Billet invité.
Deux jours après les attentats de Paris, quels sont les dangers de demain auxquels nous pourrions être confrontés ?
On pourrait en identifier 3 :
« Nous sommes en guerre »
Qui est ce ‘nous’ ainsi mobilisé dans l’urgence ? Etaient-ce les victimes des terroristes et leurs familles ? Tous les citoyens français, tous les habitants de France ?
S’il est indubitable que la France, à travers son Etat et son armée, sont bien en guerre et ce depuis déjà quelques années au Sahel par exemple ou depuis quelques semaines en Irak et en Syrie ensuite, cette mobilisation du ‘nous’ est pour le moins incongrue et ce à plusieurs niveaux.
En premier lieu, si guerre il y a, cela ne peut être la guerre à la terreur, absurdité néo-conservatrice s’il en fut et dont on connaît les résultats. C’est donc qu’en second lieu, pour que guerre il y ait, qu’une armée nous assaille ou qu’un état nous attaque, que celui-ci ‘nous’ ait ou non par ailleurs préalablement déclaré la guerre (le Japon n’avait pas formellement déclaré la guerre aux Etats-Unis en 1941 avant que de les frapper à Pearl Harbor). Ceci signifierait donc tout simplement la reconnaissance du statut d’Etat à Daech, une reconnaissance qui vaut son pesant d’or à une organisation terroriste.
Enfin, si ‘nous’ sommes en guerre, contre un état donc, pourquoi dès lors ne pas instaurer non pas l’état d’urgence mais bien l’état de siège en France ?
A l’évidence, c’est bien dans l’urgence que l’État nous a mobilisé dans une guerre qui est effectivement conduite en notre nom en des contrées lointaines, une guerre qui a frappé en plein cœur subitement et qui ne peut pas être gagnée militairement, comme le prouvent les multiples exemples récents et passés, notamment dans cette région.

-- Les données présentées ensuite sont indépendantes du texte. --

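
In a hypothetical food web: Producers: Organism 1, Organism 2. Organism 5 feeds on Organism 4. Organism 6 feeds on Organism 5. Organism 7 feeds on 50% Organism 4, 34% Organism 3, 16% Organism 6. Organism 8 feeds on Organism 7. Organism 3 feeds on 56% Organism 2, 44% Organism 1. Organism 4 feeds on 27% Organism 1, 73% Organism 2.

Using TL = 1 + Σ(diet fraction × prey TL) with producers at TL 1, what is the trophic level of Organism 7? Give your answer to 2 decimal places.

Organism 3: 1 + (0.56×1 + 0.44×1) = 2
Organism 4: 1 + (0.27×1 + 0.73×1) = 2
Organism 5: 1 + 2 = 3
Organism 6: 1 + 3 = 4
Organism 7: 1 + (0.5×2 + 0.34×2 + 0.16×4) = 3.32
Organism 8: 1 + 3.32 = 4.32

3.32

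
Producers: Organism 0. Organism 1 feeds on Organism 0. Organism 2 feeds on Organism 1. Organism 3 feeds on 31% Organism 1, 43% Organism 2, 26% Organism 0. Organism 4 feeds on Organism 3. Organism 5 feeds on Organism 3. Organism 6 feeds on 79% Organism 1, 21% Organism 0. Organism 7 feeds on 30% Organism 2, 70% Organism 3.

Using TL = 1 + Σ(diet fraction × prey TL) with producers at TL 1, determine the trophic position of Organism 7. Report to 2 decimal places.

Organism 1: 1 + 1 = 2
Organism 2: 1 + 2 = 3
Organism 3: 1 + (0.31×2 + 0.43×3 + 0.26×1) = 3.17
Organism 4: 1 + 3.17 = 4.17
Organism 5: 1 + 3.17 = 4.17
Organism 6: 1 + (0.79×2 + 0.21×1) = 2.79
Organism 7: 1 + (0.3×3 + 0.7×3.17) = 4.119

4.12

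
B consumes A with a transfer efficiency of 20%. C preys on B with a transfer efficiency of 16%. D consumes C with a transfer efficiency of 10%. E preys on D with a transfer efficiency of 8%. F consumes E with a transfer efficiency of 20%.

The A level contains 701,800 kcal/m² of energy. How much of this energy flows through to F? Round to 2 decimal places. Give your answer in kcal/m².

B: 701800 × 0.2 = 140360 kcal/m²
C: 140360 × 0.16 = 22457.6 kcal/m²
D: 22457.6 × 0.1 = 2245.76 kcal/m²
E: 2245.76 × 0.08 = 179.6608 kcal/m²
F: 179.6608 × 0.2 = 35.93216 kcal/m²

35.93 kcal/m²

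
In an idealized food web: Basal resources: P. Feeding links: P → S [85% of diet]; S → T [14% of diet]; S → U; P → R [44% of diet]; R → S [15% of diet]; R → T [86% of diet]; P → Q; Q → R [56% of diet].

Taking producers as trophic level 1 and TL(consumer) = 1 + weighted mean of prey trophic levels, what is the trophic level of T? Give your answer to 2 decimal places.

Q: 1 + 1 = 2
R: 1 + (0.56×2 + 0.44×1) = 2.56
S: 1 + (0.15×2.56 + 0.85×1) = 2.234
T: 1 + (0.14×2.234 + 0.86×2.56) = 3.51436
U: 1 + 2.234 = 3.234

3.51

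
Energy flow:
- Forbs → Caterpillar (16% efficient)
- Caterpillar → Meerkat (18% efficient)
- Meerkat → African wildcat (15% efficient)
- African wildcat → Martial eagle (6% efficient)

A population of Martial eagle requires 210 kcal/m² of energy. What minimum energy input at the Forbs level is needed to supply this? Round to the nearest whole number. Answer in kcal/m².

810185 kcal/m²

Cumulative transfer efficiency: 0.16 × 0.18 × 0.15 × 0.06 = 0.0002592
Forbs energy = 210 / 0.0002592 = 810185 kcal/m²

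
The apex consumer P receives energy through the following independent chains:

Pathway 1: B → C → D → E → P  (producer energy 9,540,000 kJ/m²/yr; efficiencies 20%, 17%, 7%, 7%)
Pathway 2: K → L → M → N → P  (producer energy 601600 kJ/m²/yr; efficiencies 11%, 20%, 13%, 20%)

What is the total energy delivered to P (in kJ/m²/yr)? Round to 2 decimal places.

Pathway 1: 9540000 × 0.2 × 0.17 × 0.07 × 0.07 = 1589.364 kJ/m²/yr
Pathway 2: 601600 × 0.11 × 0.2 × 0.13 × 0.2 = 344.1152 kJ/m²/yr
Total at P: 1589.364 + 344.1152 = 1933.4792 kJ/m²/yr

1933.48 kJ/m²/yr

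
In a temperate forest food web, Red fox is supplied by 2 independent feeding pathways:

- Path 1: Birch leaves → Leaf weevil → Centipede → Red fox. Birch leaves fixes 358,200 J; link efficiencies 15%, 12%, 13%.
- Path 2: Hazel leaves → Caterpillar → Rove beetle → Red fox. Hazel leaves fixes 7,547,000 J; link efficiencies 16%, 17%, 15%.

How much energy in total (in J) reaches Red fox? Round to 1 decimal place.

Path 1: 358200 × 0.15 × 0.12 × 0.13 = 838.188 J
Path 2: 7547000 × 0.16 × 0.17 × 0.15 = 30791.76 J
Total at Red fox: 838.188 + 30791.76 = 31629.948 J

31629.9 J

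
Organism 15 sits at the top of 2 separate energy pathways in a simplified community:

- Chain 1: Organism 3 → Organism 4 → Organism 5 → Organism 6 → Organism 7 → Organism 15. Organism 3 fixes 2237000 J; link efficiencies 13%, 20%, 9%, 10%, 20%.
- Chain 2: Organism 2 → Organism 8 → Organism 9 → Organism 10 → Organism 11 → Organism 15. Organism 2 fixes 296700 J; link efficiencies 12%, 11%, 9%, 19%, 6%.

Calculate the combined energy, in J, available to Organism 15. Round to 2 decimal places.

Chain 1: 2237000 × 0.13 × 0.2 × 0.09 × 0.1 × 0.2 = 104.6916 J
Chain 2: 296700 × 0.12 × 0.11 × 0.09 × 0.19 × 0.06 = 4.01826744 J
Total at Organism 15: 104.6916 + 4.01826744 = 108.70986744 J

108.71 J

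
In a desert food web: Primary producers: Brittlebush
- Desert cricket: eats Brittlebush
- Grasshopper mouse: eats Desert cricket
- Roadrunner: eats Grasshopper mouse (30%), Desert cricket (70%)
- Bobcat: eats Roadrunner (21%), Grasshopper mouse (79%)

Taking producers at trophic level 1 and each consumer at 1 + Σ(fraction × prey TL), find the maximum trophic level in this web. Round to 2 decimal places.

4.06

Desert cricket: 1 + 1 = 2
Grasshopper mouse: 1 + 2 = 3
Roadrunner: 1 + (0.3×3 + 0.7×2) = 3.3
Bobcat: 1 + (0.21×3.3 + 0.79×3) = 4.063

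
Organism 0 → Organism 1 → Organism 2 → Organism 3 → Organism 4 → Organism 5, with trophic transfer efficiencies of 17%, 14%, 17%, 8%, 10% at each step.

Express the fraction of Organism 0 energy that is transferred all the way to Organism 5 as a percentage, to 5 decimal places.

Product of link efficiencies: 0.17 × 0.14 × 0.17 × 0.08 × 0.1 = 0.000032368
As a percentage: 0.000032368 × 100 = 0.00324%

0.00324%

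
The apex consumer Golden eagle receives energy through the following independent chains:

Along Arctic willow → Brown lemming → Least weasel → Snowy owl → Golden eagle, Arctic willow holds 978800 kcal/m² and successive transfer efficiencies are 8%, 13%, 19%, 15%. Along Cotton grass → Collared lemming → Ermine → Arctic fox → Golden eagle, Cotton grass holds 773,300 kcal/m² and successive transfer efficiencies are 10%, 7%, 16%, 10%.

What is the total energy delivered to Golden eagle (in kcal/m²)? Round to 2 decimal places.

376.73 kcal/m²

Via Arctic willow: 978800 × 0.08 × 0.13 × 0.19 × 0.15 = 290.11632 kcal/m²
Via Cotton grass: 773300 × 0.1 × 0.07 × 0.16 × 0.1 = 86.6096 kcal/m²
Total at Golden eagle: 290.11632 + 86.6096 = 376.72592 kcal/m²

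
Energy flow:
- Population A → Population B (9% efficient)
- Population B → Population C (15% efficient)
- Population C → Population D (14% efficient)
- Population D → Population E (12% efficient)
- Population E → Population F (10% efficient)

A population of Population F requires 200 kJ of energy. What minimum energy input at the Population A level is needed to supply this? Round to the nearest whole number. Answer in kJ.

8818342 kJ

Cumulative transfer efficiency: 0.09 × 0.15 × 0.14 × 0.12 × 0.1 = 0.00002268
Population A energy = 200 / 0.00002268 = 8818342 kJ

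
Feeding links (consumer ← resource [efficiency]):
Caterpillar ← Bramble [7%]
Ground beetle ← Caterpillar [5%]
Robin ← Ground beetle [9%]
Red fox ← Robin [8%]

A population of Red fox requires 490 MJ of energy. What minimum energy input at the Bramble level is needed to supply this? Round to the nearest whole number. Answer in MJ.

Cumulative transfer efficiency: 0.07 × 0.05 × 0.09 × 0.08 = 0.0000252
Bramble energy = 490 / 0.0000252 = 19444444 MJ

19444444 MJ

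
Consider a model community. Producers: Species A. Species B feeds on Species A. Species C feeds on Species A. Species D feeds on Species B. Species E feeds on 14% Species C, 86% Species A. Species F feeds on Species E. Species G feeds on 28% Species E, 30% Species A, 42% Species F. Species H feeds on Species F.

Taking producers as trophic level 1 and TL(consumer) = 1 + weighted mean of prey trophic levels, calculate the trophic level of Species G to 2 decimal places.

Species B: 1 + 1 = 2
Species C: 1 + 1 = 2
Species D: 1 + 2 = 3
Species E: 1 + (0.14×2 + 0.86×1) = 2.14
Species F: 1 + 2.14 = 3.14
Species G: 1 + (0.28×2.14 + 0.3×1 + 0.42×3.14) = 3.218
Species H: 1 + 3.14 = 4.14

3.22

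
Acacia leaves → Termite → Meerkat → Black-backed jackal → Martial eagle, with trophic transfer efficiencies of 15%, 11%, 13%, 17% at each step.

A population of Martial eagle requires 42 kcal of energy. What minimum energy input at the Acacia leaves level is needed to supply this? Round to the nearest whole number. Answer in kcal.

115179 kcal

Cumulative transfer efficiency: 0.15 × 0.11 × 0.13 × 0.17 = 0.00036465
Acacia leaves energy = 42 / 0.00036465 = 115179 kcal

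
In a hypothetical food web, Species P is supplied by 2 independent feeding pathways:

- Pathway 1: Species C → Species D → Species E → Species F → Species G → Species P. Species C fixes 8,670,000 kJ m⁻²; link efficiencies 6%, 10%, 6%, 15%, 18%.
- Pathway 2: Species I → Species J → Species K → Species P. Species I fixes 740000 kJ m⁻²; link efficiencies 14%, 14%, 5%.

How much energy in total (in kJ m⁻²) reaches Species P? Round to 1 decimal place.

Pathway 1: 8670000 × 0.06 × 0.1 × 0.06 × 0.15 × 0.18 = 84.2724 kJ m⁻²
Pathway 2: 740000 × 0.14 × 0.14 × 0.05 = 725.2 kJ m⁻²
Total at Species P: 84.2724 + 725.2 = 809.4724 kJ m⁻²

809.5 kJ m⁻²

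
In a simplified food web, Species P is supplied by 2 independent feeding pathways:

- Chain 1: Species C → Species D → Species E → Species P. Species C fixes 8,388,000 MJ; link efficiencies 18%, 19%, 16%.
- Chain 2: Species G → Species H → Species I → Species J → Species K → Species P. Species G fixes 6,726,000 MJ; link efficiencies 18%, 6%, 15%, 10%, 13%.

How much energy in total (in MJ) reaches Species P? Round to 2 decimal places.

46040.79 MJ

Chain 1: 8388000 × 0.18 × 0.19 × 0.16 = 45899.136 MJ
Chain 2: 6726000 × 0.18 × 0.06 × 0.15 × 0.1 × 0.13 = 141.64956 MJ
Total at Species P: 45899.136 + 141.64956 = 46040.78556 MJ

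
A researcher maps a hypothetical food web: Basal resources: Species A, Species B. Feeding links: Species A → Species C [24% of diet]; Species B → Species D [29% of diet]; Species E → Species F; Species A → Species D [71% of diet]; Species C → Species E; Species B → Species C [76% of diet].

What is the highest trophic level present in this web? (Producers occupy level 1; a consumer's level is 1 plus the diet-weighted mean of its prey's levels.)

4

Species C: 1 + (0.24×1 + 0.76×1) = 2
Species D: 1 + (0.29×1 + 0.71×1) = 2
Species E: 1 + 2 = 3
Species F: 1 + 3 = 4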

Mobiliser ainsi les populations civiles dans une guerre, c’est prendre le risque d’une guerre à outrance, d’une guerre totale, qui est le but recherché par les terroristes, la répression entraînant les attentats, etc.
Or, comme le savent déjà les autorités politiques et militaires mais qu’ignorent peut-être les populations civiles, il ne peut y avoir militairement qu’une seule solution dans une guerre asymétrique, à fortiori ‘contre le terrorisme’ : l’extermination, non seulement des terroristes mais aussi de tous ceux qui le deviendront ensuite. Ce but là étant inatteignable, militairement (il faudrait pour ce faire plusieurs centaines de milliers de combattants sur le terrain, que personne, même à plusieurs, ne peut et ne souhaite mettre en œuvre) et politiquement, a fortiori pour une démocratie, cette mobilisation générale est donc tout simplement parfaitement irresponsable, sinon pour le moins cynique.
Faut-il dès lors renoncer à utiliser l’emploi de la force, notamment militaire ? Certainement pas, car ce serait livrer à Daech un constat d’impuissance qui ne ferait que le renforcer. La guerre n’étant qu’un outil permettant à la politique de poursuivre son action, pour paraphraser Clausewitz, l’action militaire doit essentiellement viser à stabiliser une situation où Daech cherche à étendre son territoire d’action et à permettre éventuellement à des acteurs locaux de regagner du terrain et de lutter contre lui, le temps que la politique puisse continuer son action, à savoir trouver une solution à la situation politique actuelle en Syrie et en Irak avec l’ensemble des acteurs, ce qui demande évidemment du temps, surtout si cette action ne commence qu’à peine à se concrétiser.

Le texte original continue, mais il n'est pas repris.